A team of astronomers peering deep into the heavens has discovered the earliest, most distant galaxy yet, spotted just 670 million years after the big bang.
The findings, described this week in the Astrophysical Journal Letters, reveal a surprisingly bright and active galaxy that could shed light on what the universe, now 13.8 billion years old, was like in its formative years.
This study adds to mounting evidence that many young galaxies in the early universe were much more rambunctious than scientists once realized, said astrophysicist Steven Finkelstein of the University of Texas at Austin.
"The average galaxy should be forming fewer and fewer stars, but we're finding a population of some galaxies that are forming lots of stars," said Finkelstein, who was not involved in the research. "That was unexpected."
Capturing an image from a far-off light source is a way of looking back in time. When we glimpse the sun, we're seeing a snapshot of what it looked like eight minutes ago. The same principle applies for the light coming from the galaxy known as EGS-zs8-1 — except that our snapshot of it is roughly 13.1 billion years old, a time when the galaxy was only about 100 million to 200 million years old.
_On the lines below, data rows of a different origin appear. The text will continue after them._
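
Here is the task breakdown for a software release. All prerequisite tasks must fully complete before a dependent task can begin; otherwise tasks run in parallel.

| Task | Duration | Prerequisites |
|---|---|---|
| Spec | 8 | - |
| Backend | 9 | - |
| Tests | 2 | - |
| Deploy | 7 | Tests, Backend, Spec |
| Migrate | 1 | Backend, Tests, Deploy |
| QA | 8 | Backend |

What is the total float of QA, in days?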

"We're actually looking back through 95% of all time to see this galaxy," said Garth Illingworth, an astronomer at UC Santa Cruz who worked on the study. "It's really a galaxy in its infancy … when the universe was in its infancy."
EGS-zs8-1 is so far away that its light is exceedingly faint. Yet, as it now appears to astronomers, it's forming stars at roughly 80 times the rate the much younger Milky Way does today. This precocious little galaxy has built up about 8 billion suns' worth of mass, more than 15% of the mass of the Milky Way, even though it has been around for a tiny fraction of the Milky Way's approximately 13 billion years in business.
One of the many challenges with looking for such faint galaxies is that it's hard to tell whether they're bright and far, or dim and near. Astronomers can usually figure this out by measuring how much the distant starlight gets stretched, or "redshifted," as it travels across the universe to Earth.
The astronomers studied the faint light from this galaxy using NASA's Hubble and Spitzer space telescopes. But EGS-zs8-1 seemed to be too bright to be as far away as the Hubble data suggested.
To resolve this discrepancy, the team used the MOSFIRE infrared spectrograph at the Keck I telescope in Hawaii to search for a particularly reliable fingerprint of hydrogen in the starlight. This fingerprint, known as the Lyman-alpha line, lies in the ultraviolet part of the light spectrum. And indeed, they found the telltale line, though it had been shifted to redder, longer wavelengths during its epic journey to Earth.
With that settled, the team was able to put constraints on the star mass, star formation rate and formation epoch of the galaxy.
The Lyman-alpha line also revealed details about the process through which the universe's haze of neutral hydrogen cleared up, a period called the epoch of reionization. As stars formed and galaxies filled the dim universe with new light, their ultraviolet radiation eventually ionized the hydrogen, allowing the once-blocked Lyman-alpha wavelengths to shine through.
Early galaxies such as EGS-zs8-1 are "probably the source of ultraviolet radiation that ionized the whole universe," Illingworth said.
Scientists have looked for the Lyman-alpha line in other distant galaxies and come up empty. That might mean that their light was still being blocked by a haze of hydrogen that hadn't been ionized yet.
"The fact that you actually see Lyman-alpha from the galaxy so deep into the epoch of reionization tells you it could be that reionization is really patchy," Finkelstein said.
But it's hard to say with just isolated examples, Illingworth said. If scientists can survey many galaxies from different points in the universe's very early history, they can get a better sense of how reionization may have progressed.
"It's when you have 50 that you can really say something about what galaxies were really like then," he said.
As astronomers push the limits of current telescopes — and especially once NASA's James Webb Space Telescope launches sometime around 2018 — they are sure to find galaxies that formed even closer to the birth of the universe than EGS-zs8-1.
"You don't get to be record-holder very long in this business," Illingworth said.
Finkelstein should know.
"This paper broke my record," he said. "I was kind of waiting for it to happen.... I had it for about 18 months, which is pretty good in this game."